Beyond those clinical management considerations, though, he noted that the Very Rare Cancer initiative may help patients and family members connect and find a community with others who are grappling with the same disease — something that is difficult to do when faced with an exceptional disease.
Several aspects of the initiative are still up in the air, though, including the finances. "It's not something that has specific funding yet," Elemento explained, "although now we've had many discussions with many people throughout New York — and those discussions have largely happened at the [New York] Genome Center."
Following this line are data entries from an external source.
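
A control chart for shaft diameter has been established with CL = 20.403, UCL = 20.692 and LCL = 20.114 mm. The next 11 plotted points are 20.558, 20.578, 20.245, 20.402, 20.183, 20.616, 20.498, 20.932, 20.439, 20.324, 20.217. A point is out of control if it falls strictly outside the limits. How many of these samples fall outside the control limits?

Compare each point to [20.114, 20.692]: sample 8 = 20.932 > UCL.

1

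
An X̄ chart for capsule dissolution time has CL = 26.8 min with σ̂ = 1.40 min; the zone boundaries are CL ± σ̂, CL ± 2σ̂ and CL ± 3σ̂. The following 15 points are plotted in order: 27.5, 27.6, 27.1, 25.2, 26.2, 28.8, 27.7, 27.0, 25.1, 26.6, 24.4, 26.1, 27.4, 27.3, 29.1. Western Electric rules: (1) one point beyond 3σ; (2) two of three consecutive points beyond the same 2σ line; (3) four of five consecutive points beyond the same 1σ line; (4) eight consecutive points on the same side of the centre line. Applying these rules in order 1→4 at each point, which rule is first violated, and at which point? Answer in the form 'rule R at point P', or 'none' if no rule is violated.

none

Zone of each point (C = within 1σ̂, B = 1σ̂–2σ̂, A = 2σ̂–3σ̂, * = beyond 3σ̂; sign = side of CL): 1:+C, 2:+C, 3:+C, 4:-B, 5:-C, 6:+B, 7:+C, 8:+C, 9:-B, 10:-C, 11:-B, 12:-C, 13:+C, 14:+C, 15:+B
No rule fires across all 15 points.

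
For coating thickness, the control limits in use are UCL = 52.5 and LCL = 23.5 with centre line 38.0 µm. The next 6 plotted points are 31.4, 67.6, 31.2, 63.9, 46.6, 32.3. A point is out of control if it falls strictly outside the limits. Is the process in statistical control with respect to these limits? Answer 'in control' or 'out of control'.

out of control

Compare each point to [23.5, 52.5]: sample 2 = 67.6 > UCL; sample 4 = 63.9 > UCL.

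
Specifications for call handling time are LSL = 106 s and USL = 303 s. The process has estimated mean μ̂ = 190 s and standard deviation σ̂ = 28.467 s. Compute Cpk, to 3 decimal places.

0.984

Cpu = (USL − μ̂) / (3σ̂) = (303 − 190) / (3 × 28.467) = 1.3232; Cpl = (μ̂ − LSL) / (3σ̂) = (190 − 106) / (3 × 28.467) = 0.9836; Cpk = min(Cpu, Cpl) = 0.9836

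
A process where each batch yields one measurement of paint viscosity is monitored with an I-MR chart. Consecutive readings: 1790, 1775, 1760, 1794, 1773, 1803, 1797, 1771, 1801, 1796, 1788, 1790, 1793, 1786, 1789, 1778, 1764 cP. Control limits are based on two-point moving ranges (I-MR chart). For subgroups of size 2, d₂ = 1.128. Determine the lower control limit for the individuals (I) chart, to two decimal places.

1746.95

X̄ = (1790 + 1775 + 1760 + 1794 + 1773 + 1803 + 1797 + 1771 + 1801 + 1796 + 1788 + 1790 + 1793 + 1786 + 1789 + 1778 + 1764) / 17 = 1785.1765
Moving ranges: 15, 15, 34, 21, 30, 6, 26, 30, 5, 8, 2, 3, 7, 3, 11, 14; M̄R̄ = 230.0000 / 16 = 14.3750
LCL = X̄ − 3·M̄R̄/d₂ = 1785.1765 − 3 × 14.3750 / 1.128 = 1746.9451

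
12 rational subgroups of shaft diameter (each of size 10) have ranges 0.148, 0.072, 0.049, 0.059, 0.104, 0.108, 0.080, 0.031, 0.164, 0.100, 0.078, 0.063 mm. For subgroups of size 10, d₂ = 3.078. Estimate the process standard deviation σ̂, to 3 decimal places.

R̄ = (0.148 + 0.072 + 0.049 + 0.059 + 0.104 + 0.108 + 0.080 + 0.031 + 0.164 + 0.100 + 0.078 + 0.063) / 12 = 0.0880
σ̂ = R̄ / d₂ = 0.0880 / 3.078 = 0.0286

0.029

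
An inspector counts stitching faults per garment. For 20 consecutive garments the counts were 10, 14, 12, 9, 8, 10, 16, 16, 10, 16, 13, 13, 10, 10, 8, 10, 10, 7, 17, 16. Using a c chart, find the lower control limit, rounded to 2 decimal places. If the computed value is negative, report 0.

1.47

c̄ = (10 + 14 + 12 + 9 + 8 + 10 + 16 + 16 + 10 + 16 + 13 + 13 + 10 + 10 + 8 + 10 + 10 + 7 + 17 + 16) / 20 = 235 / 20 = 11.7500
LCL = c̄ − 3√c̄ = 11.7500 − 3 × 3.4278 = 1.4665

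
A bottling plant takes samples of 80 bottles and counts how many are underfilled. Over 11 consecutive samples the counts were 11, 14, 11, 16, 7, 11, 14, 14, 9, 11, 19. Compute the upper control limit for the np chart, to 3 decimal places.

p̄ = Σdᵢ / (k·n) = 137 / (11 × 80) = 0.15568
UCL = np̄ + 3·√(np̄(1−p̄)) = 12.4545 + 3 × √(12.4545×0.84432) = 12.4545 + 3 × 3.2428 = 22.1829

22.183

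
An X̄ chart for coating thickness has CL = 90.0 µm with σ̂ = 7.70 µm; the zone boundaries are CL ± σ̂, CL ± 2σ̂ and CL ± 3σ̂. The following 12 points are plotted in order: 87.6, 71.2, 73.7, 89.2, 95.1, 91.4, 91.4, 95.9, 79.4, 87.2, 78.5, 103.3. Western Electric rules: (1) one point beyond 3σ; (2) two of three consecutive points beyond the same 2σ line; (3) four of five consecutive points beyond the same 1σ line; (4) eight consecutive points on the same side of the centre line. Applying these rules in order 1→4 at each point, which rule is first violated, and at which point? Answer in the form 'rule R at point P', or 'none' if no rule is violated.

Zone of each point (C = within 1σ̂, B = 1σ̂–2σ̂, A = 2σ̂–3σ̂, * = beyond 3σ̂; sign = side of CL): 1:-C, 2:-A, 3:-A, 4:-C, 5:+C, 6:+C, 7:+C, 8:+C, 9:-B, 10:-C, 11:-B, 12:+B
Rule 2 (two of three consecutive points beyond the same 2σ limit) is satisfied at point 3.

rule 2 at point 3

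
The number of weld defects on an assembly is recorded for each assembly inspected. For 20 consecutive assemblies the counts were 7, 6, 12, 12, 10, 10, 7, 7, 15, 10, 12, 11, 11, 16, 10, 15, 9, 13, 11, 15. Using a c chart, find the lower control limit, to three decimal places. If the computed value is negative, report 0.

1.023

c̄ = (7 + 6 + 12 + 12 + 10 + 10 + 7 + 7 + 15 + 10 + 12 + 11 + 11 + 16 + 10 + 15 + 9 + 13 + 11 + 15) / 20 = 219 / 20 = 10.9500
LCL = c̄ − 3√c̄ = 10.9500 − 3 × 3.3091 = 1.0228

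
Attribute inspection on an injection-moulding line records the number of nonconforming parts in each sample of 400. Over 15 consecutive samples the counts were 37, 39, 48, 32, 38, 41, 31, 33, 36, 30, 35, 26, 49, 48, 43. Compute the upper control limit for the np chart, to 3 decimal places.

p̄ = Σdᵢ / (k·n) = 566 / (15 × 400) = 0.09433
UCL = np̄ + 3·√(np̄(1−p̄)) = 37.7333 + 3 × √(37.7333×0.90567) = 37.7333 + 3 × 5.8458 = 55.2708

55.271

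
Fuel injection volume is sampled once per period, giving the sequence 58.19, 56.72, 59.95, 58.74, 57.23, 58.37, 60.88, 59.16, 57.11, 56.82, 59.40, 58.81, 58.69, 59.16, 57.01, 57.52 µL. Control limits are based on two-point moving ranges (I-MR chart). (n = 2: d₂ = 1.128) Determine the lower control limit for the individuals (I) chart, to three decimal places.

54.539

X̄ = (58.19 + 56.72 + 59.95 + 58.74 + 57.23 + 58.37 + 60.88 + 59.16 + 57.11 + 56.82 + 59.40 + 58.81 + 58.69 + 59.16 + 57.01 + 57.52) / 16 = 58.3600
Moving ranges: 1.47, 3.23, 1.21, 1.51, 1.14, 2.51, 1.72, 2.05, 0.29, 2.58, 0.59, 0.12, 0.47, 2.15, 0.51; M̄R̄ = 21.5500 / 15 = 1.4367
LCL = X̄ − 3·M̄R̄/d₂ = 58.3600 − 3 × 1.4367 / 1.128 = 54.5391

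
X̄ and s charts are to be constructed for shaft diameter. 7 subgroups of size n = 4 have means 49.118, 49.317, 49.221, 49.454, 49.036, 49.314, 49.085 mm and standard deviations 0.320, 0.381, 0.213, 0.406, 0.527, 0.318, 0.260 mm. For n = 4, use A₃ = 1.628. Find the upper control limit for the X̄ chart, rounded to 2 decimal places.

X̄̄ = (49.118 + 49.317 + 49.221 + 49.454 + 49.036 + 49.314 + 49.085) / 7 = 49.2207
s̄ = (0.320 + 0.381 + 0.213 + 0.406 + 0.527 + 0.318 + 0.260) / 7 = 0.3464
UCL = X̄̄ + A₃·s̄ = 49.2207 + 1.628 × 0.3464 = 49.7847

49.78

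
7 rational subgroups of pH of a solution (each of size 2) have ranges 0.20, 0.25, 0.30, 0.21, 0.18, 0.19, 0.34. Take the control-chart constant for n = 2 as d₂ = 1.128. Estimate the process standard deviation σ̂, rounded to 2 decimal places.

R̄ = (0.20 + 0.25 + 0.30 + 0.21 + 0.18 + 0.19 + 0.34) / 7 = 0.2386
σ̂ = R̄ / d₂ = 0.2386 / 1.128 = 0.2115

0.21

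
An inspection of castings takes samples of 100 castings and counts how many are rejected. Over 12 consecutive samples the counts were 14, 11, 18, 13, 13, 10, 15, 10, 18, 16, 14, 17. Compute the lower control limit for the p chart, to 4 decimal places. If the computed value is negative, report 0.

p̄ = Σdᵢ / (k·n) = 169 / (12 × 100) = 0.14083
LCL = p̄ − 3·√(p̄(1−p̄)/n) = 0.14083 − 3 × 0.03478 = 0.03648

0.0365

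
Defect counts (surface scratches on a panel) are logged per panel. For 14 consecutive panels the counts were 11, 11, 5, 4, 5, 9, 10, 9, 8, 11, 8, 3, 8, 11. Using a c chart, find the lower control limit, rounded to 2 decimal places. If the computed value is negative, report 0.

c̄ = (11 + 11 + 5 + 4 + 5 + 9 + 10 + 9 + 8 + 11 + 8 + 3 + 8 + 11) / 14 = 113 / 14 = 8.0714
LCL = c̄ − 3√c̄ = 8.0714 − 3 × 2.8410 = -0.4516 → 0 (cannot be negative)

0.00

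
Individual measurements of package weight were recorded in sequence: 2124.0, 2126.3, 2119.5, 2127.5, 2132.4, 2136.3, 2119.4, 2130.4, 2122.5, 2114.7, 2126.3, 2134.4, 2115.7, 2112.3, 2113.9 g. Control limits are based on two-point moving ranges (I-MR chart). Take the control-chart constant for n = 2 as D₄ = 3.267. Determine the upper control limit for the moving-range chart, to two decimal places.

26.35

Moving ranges: 2.3, 6.8, 8.0, 4.9, 3.9, 16.9, 11.0, 7.9, 7.8, 11.6, 8.1, 18.7, 3.4, 1.6; M̄R̄ = 112.9000 / 14 = 8.0643
UCL_MR = D₄·M̄R̄ = 3.267 × 8.0643 = 26.3460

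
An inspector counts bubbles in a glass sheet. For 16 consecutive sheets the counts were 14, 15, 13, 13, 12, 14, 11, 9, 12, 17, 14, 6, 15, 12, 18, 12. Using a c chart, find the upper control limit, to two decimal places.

23.73

c̄ = (14 + 15 + 13 + 13 + 12 + 14 + 11 + 9 + 12 + 17 + 14 + 6 + 15 + 12 + 18 + 12) / 16 = 207 / 16 = 12.9375
UCL = c̄ + 3√c̄ = 12.9375 + 3 × √12.9375 = 12.9375 + 3 × 3.5969 = 23.7281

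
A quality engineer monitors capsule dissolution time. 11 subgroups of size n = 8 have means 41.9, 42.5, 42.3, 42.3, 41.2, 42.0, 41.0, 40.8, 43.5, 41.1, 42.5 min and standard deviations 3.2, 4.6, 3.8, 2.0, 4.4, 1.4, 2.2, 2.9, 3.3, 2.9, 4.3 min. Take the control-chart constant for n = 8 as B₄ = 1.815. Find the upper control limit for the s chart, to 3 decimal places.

s̄ = (3.2 + 4.6 + 3.8 + 2.0 + 4.4 + 1.4 + 2.2 + 2.9 + 3.3 + 2.9 + 4.3) / 11 = 3.1818
UCL_s = B₄·s̄ = 1.815 × 3.1818 = 5.7750

5.775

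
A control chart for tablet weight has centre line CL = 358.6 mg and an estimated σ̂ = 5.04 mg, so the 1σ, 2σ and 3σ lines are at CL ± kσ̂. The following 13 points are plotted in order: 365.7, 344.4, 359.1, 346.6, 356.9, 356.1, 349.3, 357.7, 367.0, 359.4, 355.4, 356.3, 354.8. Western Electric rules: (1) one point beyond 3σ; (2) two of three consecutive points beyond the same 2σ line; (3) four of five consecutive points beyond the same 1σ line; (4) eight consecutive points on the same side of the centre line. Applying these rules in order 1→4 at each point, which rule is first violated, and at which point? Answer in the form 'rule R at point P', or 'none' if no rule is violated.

Zone of each point (C = within 1σ̂, B = 1σ̂–2σ̂, A = 2σ̂–3σ̂, * = beyond 3σ̂; sign = side of CL): 1:+B, 2:-A, 3:+C, 4:-A, 5:-C, 6:-C, 7:-B, 8:-C, 9:+B, 10:+C, 11:-C, 12:-C, 13:-C
Rule 2 (two of three consecutive points beyond the same 2σ limit) is satisfied at point 4.

rule 2 at point 4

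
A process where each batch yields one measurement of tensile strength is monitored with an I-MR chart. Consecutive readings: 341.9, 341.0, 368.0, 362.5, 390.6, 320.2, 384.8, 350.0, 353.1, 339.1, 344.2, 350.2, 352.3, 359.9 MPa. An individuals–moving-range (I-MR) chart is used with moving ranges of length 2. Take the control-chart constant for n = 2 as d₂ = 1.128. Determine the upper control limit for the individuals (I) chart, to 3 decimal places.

X̄ = (341.9 + 341.0 + 368.0 + 362.5 + 390.6 + 320.2 + 384.8 + 350.0 + 353.1 + 339.1 + 344.2 + 350.2 + 352.3 + 359.9) / 14 = 354.1286
Moving ranges: 0.9, 27.0, 5.5, 28.1, 70.4, 64.6, 34.8, 3.1, 14.0, 5.1, 6.0, 2.1, 7.6; M̄R̄ = 269.2000 / 13 = 20.7077
UCL = X̄ + 3·M̄R̄/d₂ = 354.1286 + 3 × 20.7077 / 1.128 = 409.2022

409.202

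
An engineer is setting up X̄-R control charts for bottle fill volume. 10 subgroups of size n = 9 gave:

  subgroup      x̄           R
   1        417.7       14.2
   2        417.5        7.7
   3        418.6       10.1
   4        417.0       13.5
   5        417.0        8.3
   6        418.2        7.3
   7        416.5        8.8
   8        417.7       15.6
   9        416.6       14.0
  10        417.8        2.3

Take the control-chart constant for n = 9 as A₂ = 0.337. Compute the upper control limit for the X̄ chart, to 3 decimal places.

X̄̄ = (417.7 + 417.5 + 418.6 + 417.0 + 417.0 + 418.2 + 416.5 + 417.7 + 416.6 + 417.8) / 10 = 4174.6000 / 10 = 417.4600
R̄ = (14.2 + 7.7 + 10.1 + 13.5 + 8.3 + 7.3 + 8.8 + 15.6 + 14.0 + 2.3) / 10 = 101.8000 / 10 = 10.1800
UCL = X̄̄ + A₂·R̄ = 417.4600 + 0.337 × 10.1800 = 420.8907

420.891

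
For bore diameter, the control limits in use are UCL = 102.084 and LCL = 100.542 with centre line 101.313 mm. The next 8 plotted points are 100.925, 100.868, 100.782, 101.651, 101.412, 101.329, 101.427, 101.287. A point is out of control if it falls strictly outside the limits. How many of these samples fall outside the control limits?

All 8 points lie within [100.542, 102.084].

0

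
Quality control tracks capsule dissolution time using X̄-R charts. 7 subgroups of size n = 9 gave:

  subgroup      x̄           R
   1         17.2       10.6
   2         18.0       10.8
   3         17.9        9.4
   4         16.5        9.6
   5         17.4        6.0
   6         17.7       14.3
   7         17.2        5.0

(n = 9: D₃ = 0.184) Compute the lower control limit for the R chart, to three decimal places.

1.727

R̄ = (10.6 + 10.8 + 9.4 + 9.6 + 6.0 + 14.3 + 5.0) / 7 = 65.7000 / 7 = 9.3857
LCL_R = D₃·R̄ = 0.184 × 9.3857 = 1.7270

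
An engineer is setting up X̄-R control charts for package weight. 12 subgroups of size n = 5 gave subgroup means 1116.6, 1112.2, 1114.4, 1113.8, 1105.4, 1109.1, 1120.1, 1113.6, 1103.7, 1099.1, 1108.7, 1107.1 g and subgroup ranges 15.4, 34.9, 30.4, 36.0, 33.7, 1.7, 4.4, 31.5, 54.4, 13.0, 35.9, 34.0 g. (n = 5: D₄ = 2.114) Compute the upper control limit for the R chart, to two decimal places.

R̄ = (15.4 + 34.9 + 30.4 + 36.0 + 33.7 + 1.7 + 4.4 + 31.5 + 54.4 + 13.0 + 35.9 + 34.0) / 12 = 325.3000 / 12 = 27.1083
UCL_R = D₄·R̄ = 2.114 × 27.1083 = 57.3070

57.31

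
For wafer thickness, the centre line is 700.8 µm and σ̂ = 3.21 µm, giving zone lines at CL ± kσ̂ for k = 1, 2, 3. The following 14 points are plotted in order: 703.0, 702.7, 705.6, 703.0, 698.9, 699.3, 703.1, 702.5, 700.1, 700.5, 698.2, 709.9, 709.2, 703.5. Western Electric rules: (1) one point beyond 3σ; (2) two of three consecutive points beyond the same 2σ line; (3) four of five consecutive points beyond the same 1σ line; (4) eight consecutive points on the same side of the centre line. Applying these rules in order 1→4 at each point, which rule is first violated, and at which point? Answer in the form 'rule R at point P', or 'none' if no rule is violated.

Zone of each point (C = within 1σ̂, B = 1σ̂–2σ̂, A = 2σ̂–3σ̂, * = beyond 3σ̂; sign = side of CL): 1:+C, 2:+C, 3:+B, 4:+C, 5:-C, 6:-C, 7:+C, 8:+C, 9:-C, 10:-C, 11:-C, 12:+A, 13:+A, 14:+C
Rule 2 (two of three consecutive points beyond the same 2σ limit) is satisfied at point 13.

rule 2 at point 13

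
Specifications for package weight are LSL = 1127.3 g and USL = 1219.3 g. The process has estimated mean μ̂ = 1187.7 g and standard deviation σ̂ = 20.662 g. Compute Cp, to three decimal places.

Cp = (USL − LSL) / (6σ̂) = (1219.3 − 1127.3) / (6 × 20.662) = 92.0000 / 123.9720 = 0.7421

0.742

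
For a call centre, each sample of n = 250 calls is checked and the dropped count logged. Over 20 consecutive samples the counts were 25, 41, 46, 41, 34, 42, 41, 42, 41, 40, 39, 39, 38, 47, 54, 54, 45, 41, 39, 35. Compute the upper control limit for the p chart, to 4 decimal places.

0.2352

p̄ = Σdᵢ / (k·n) = 824 / (20 × 250) = 0.16480
UCL = p̄ + 3·√(p̄(1−p̄)/n) = 0.16480 + 3 × √(0.16480×0.83520/250) = 0.16480 + 3 × 0.02346 = 0.23519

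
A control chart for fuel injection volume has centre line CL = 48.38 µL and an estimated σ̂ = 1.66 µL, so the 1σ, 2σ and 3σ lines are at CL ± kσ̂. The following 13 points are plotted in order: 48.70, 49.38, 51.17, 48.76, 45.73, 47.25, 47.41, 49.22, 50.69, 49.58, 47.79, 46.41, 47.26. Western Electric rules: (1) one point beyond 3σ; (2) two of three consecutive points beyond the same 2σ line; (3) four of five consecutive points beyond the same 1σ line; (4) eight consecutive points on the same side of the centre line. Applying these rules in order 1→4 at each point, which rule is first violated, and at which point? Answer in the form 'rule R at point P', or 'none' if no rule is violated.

Zone of each point (C = within 1σ̂, B = 1σ̂–2σ̂, A = 2σ̂–3σ̂, * = beyond 3σ̂; sign = side of CL): 1:+C, 2:+C, 3:+B, 4:+C, 5:-B, 6:-C, 7:-C, 8:+C, 9:+B, 10:+C, 11:-C, 12:-B, 13:-C
No rule fires across all 13 points.

none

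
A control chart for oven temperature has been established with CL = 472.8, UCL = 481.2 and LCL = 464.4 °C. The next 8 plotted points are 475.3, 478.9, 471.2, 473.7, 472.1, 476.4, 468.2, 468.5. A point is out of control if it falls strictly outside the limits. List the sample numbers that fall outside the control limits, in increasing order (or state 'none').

All 8 points lie within [464.4, 481.2].

none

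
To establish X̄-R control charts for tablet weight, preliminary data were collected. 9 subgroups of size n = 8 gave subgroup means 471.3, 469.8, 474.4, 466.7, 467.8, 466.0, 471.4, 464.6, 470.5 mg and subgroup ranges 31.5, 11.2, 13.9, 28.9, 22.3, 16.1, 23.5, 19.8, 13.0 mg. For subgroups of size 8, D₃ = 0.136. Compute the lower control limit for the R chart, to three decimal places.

2.723

R̄ = (31.5 + 11.2 + 13.9 + 28.9 + 22.3 + 16.1 + 23.5 + 19.8 + 13.0) / 9 = 180.2000 / 9 = 20.0222
LCL_R = D₃·R̄ = 0.136 × 20.0222 = 2.7230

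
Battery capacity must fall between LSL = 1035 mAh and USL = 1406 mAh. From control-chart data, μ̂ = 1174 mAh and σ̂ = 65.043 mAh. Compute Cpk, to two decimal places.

0.71

Cpu = (USL − μ̂) / (3σ̂) = (1406 − 1174) / (3 × 65.043) = 1.1890; Cpl = (μ̂ − LSL) / (3σ̂) = (1174 − 1035) / (3 × 65.043) = 0.7123; Cpk = min(Cpu, Cpl) = 0.7123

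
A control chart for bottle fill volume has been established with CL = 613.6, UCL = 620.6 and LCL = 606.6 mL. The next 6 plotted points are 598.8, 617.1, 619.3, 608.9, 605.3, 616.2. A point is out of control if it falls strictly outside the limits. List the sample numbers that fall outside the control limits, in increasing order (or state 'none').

1, 5

Compare each point to [606.6, 620.6]: sample 1 = 598.8 < LCL; sample 5 = 605.3 < LCL.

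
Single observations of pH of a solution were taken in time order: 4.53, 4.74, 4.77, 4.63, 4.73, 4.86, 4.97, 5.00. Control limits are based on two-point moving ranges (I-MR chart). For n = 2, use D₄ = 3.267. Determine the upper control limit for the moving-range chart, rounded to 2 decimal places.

Moving ranges: 0.21, 0.03, 0.14, 0.10, 0.13, 0.11, 0.03; M̄R̄ = 0.7500 / 7 = 0.1071
UCL_MR = D₄·M̄R̄ = 3.267 × 0.1071 = 0.3500

0.35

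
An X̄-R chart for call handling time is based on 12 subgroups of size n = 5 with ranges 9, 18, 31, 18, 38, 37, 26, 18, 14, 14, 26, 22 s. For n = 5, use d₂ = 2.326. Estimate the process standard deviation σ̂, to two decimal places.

9.71

R̄ = (9 + 18 + 31 + 18 + 38 + 37 + 26 + 18 + 14 + 14 + 26 + 22) / 12 = 22.5833
σ̂ = R̄ / d₂ = 22.5833 / 2.326 = 9.7091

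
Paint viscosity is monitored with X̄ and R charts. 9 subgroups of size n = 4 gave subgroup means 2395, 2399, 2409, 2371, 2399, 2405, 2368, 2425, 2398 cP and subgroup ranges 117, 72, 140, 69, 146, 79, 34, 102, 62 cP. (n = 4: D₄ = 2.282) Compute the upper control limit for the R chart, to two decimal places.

208.17

R̄ = (117 + 72 + 140 + 69 + 146 + 79 + 34 + 102 + 62) / 9 = 821.0000 / 9 = 91.2222
UCL_R = D₄·R̄ = 2.282 × 91.2222 = 208.1691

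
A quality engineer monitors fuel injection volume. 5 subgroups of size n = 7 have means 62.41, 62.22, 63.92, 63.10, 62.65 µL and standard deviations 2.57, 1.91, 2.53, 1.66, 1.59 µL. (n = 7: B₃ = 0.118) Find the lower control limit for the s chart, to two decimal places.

0.24

s̄ = (2.57 + 1.91 + 2.53 + 1.66 + 1.59) / 5 = 2.0520
LCL_s = B₃·s̄ = 0.118 × 2.0520 = 0.2421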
Elemento, Robinson, and colleagues from the NYGC, Weill Cornell, and Memorial Sloan Kettering Cancer Center will likely be joined by speakers from the National Cancer Institute, as well as from rare disease foundations and advocacy groups, as they continue working through those and other details at a workshop being held at the NYGC in late July.
Over the longer term, the researchers hope that the results coming out of very rare cancer cases in New York might serve as a proof-of-concept for broader initiatives, perhaps even sparking broader national or international interests. Perhaps, too, the results will give oncologists and pathologists like Robinson ways to predict when and how a seemingly benign disease may become far more dangerous.